I'm listening to a conversation on Fascism, a topic that is certainly relevant lately. But I have to admit, I found myself getting frustrated with the self-imposed roadblocks distracting from the actual goal of the discussion.

I often say that I have a love-hate relationship with labels. On one hand, they help me think, categorize ideas, and work out relationships between concepts. But I also know they can become distracting and ineffective. A label is ultimately a tool — a shortcut used to convey a broader idea, establish context, or edify a larger point. But it is remarkably easy to stop focusing on the bullseye and start focusing on the label itself.
What is even more interesting to me is that, depending on the situation, people may intentionally misuse labels to emphasize a point. Sometimes the goal is not perfect precision, but rather planting a giant red flag in the middle of the room so it cannot be ignored by the participants.
The conversation on Fascism — or rather, the frustrating conversation about Fascism — became lost in the pursuit of perfection.
“Are you being hyperbolic when using that word? Maybe you shouldn’t use it then.”
That became the corrective coaching offered by the more experienced conversationalists. The focus shifted entirely.
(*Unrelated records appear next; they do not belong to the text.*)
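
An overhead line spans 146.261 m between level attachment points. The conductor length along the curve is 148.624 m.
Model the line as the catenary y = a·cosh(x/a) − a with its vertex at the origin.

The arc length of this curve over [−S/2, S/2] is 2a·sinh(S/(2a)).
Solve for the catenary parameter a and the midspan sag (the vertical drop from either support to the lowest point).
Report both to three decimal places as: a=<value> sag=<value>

a=235.452 sag=11.449

seed: a₀ = √(S³/(24(L−S))) = √(146.261³/(24·2.363)) = 234.885023
iter 1: u=0.311346  f(a)=+1.148e-02  f'(a)=-2.032e-02  a ← 234.885023 − (+1.148e-02/-2.032e-02) = 235.450064
iter 2: u=0.310599  f(a)=+4.156e-05  f'(a)=-2.017e-02  a ← 235.450064 − (+4.156e-05/-2.017e-02) = 235.452125
iter 3: u=0.310596  f(a)=+5.490e-10  f'(a)=-2.017e-02  a ← 235.452125 − (+5.490e-10/-2.017e-02) = 235.452125
iter 4: u=0.310596  f(a)=+0.000e+00  f'(a)=-2.017e-02  a ← 235.452125 − (+0.000e+00/-2.017e-02) = 235.452125
converged: |Δa| < 1e-12 after 4 iterations
sag = a·(cosh(S/(2a)) − 1) = 235.452125·(cosh(0.310596) − 1) = 11.448617
T_max/T_min = cosh(S/(2a)) = 1.048624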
Mislabeling itself became the crime.
The truth is that I can simultaneously grant that a word is being used hyperbolically while also believing the other person should move past the imperfect label and address the actual concern being raised: a terrible freedom-restricting policy, a pseudo-police-force-breaking norm, or some other alarming trend.
Hyper-focusing on absolute precision in labeling can become just as ineffective as paralysis by analysis. I will not go as far as to say the conversation was redirected in bad faith, but it might as well have been.
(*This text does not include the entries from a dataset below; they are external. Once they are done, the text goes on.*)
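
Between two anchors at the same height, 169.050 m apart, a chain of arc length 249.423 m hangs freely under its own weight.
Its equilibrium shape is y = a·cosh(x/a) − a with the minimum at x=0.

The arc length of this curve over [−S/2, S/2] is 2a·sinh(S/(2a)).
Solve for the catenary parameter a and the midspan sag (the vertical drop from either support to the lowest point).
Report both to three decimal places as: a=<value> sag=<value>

seed: a₀ = √(S³/(24(L−S))) = √(169.050³/(24·80.373)) = 50.045157
iter 1: u=1.688975  f(a)=+1.227e+01  f'(a)=-4.227e+00  a ← 50.045157 − (+1.227e+01/-4.227e+00) = 52.949058
iter 2: u=1.596346  f(a)=+1.149e+00  f'(a)=-3.469e+00  a ← 52.949058 − (+1.149e+00/-3.469e+00) = 53.280389
iter 3: u=1.586419  f(a)=+1.238e-02  f'(a)=-3.395e+00  a ← 53.280389 − (+1.238e-02/-3.395e+00) = 53.284036
iter 4: u=1.586310  f(a)=+1.470e-06  f'(a)=-3.394e+00  a ← 53.284036 − (+1.470e-06/-3.394e+00) = 53.284036
iter 5: u=1.586310  f(a)=+0.000e+00  f'(a)=-3.394e+00  a ← 53.284036 − (+0.000e+00/-3.394e+00) = 53.284036
converged: |Δa| < 1e-12 after 5 iterations
sag = a·(cosh(S/(2a)) − 1) = 53.284036·(cosh(1.586310) − 1) = 82.333613
T_max/T_min = cosh(S/(2a)) = 2.545183

a=53.284 sag=82.334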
To steelman the argument for precision, I do want to be clear: yes, if we become too careless with labels — calling everyone racist, fascist, or any other loaded term — the labels eventually become toothless. Words lose meaning, and our broader goals may end up being hurt rather than helped.
I understand the argument. It makes sense.
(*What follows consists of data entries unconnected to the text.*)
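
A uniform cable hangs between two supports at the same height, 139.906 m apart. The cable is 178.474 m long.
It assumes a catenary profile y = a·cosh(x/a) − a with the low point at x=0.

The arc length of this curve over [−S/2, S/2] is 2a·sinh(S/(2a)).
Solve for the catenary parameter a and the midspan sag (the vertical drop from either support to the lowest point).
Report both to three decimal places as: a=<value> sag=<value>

seed: a₀ = √(S³/(24(L−S))) = √(139.906³/(24·38.568)) = 54.392038
iter 1: u=1.286089  f(a)=+3.318e+00  f'(a)=-1.667e+00  a ← 54.392038 − (+3.318e+00/-1.667e+00) = 56.382534
iter 2: u=1.240686  f(a)=+1.908e-01  f'(a)=-1.480e+00  a ← 56.382534 − (+1.908e-01/-1.480e+00) = 56.511460
iter 3: u=1.237855  f(a)=+7.165e-04  f'(a)=-1.469e+00  a ← 56.511460 − (+7.165e-04/-1.469e+00) = 56.511947
iter 4: u=1.237844  f(a)=+1.018e-08  f'(a)=-1.469e+00  a ← 56.511947 − (+1.018e-08/-1.469e+00) = 56.511947
iter 5: u=1.237844  f(a)=-2.842e-14  f'(a)=-1.469e+00  a ← 56.511947 − (-2.842e-14/-1.469e+00) = 56.511947
converged: |Δa| < 1e-12 after 5 iterations
sag = a·(cosh(S/(2a)) − 1) = 56.511947·(cosh(1.237844) − 1) = 49.114008
T_max/T_min = cosh(S/(2a)) = 1.869091

a=56.512 sag=49.114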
But it can also be true that someone has already weighed the cost of imprecision and decided it is worth paying for the sake of urgency, emphasis, or simply moving the conversation forward.
Maybe I’m being naive here, but I’m more than OK with someone pushing back.
Ironically, the conversation about labels might not be over yet.
MenO
Really well analyzed.
In the pursuit of academic accuracy we should not completely deny our instincts. This might be the case of "I know it when I see it."
The phrase comes from a famous opinion by Potter Stewart, a justice on the Supreme Court of the United States, in the 1964 obscenity case Jacobellis v. Ohio.
The actual quote was:
“I shall not today attempt further to define the kinds of material I understand to be embraced within that shorthand description [‘hard-core pornography’]; and perhaps I could never succeed in intelligibly doing so. But I know it when I see it.”
Stewart was explaining the difficulty of creating a precise legal definition for “hard-core pornography” or obscenity. The Court was trying to decide whether a film was legally obscene and therefore unprotected by the First Amendment.
Over time, the quote got shortened and paraphrased into versions like:
“Pornography cannot be defined, but you know it when you see it.”
“I can’t define pornography, but I know it when I see it.”
The phrase became culturally famous because it captures a broader idea: some categories are hard to define formally, yet people feel they can recognize them intuitively. It’s now used far beyond pornography law — in aesthetics, politics, AI, ethics, and everyday speech.
As an atheist, I know that this is partially hypocritical, because I'm allowing personal experience to have a lot of power in this case. The reason it's partial though, is because I'm basing the experience on a natural phenomena.
It's easier to use the authoritarian/libertarian axis for making distinctions instead of bickering over which flavor of authoritarianism we need to oppose as if the difference really matters. But people are afraid of libertarianism. We need to pick a favorite warlord, because without warlords, warlords might take over!
lol... it is really that simple, and that silly
Words all have a important value to them. Unfortunately, this fact is increasingly overlooked, or ignored altogether in languages. Not to mention the too little attention to this subjet, or none at all, in schools.
Added to this is the fact that everyone has their own interpretation of a word, which further complicates communication.
Conclusion: Unfortunately, many people are now only able to ‘discuss’ matters with a biased judgement.
Lucky us, there is no rule without an exception. Not yet, at least...
right. stay on point. misdirection is a dirty tactic.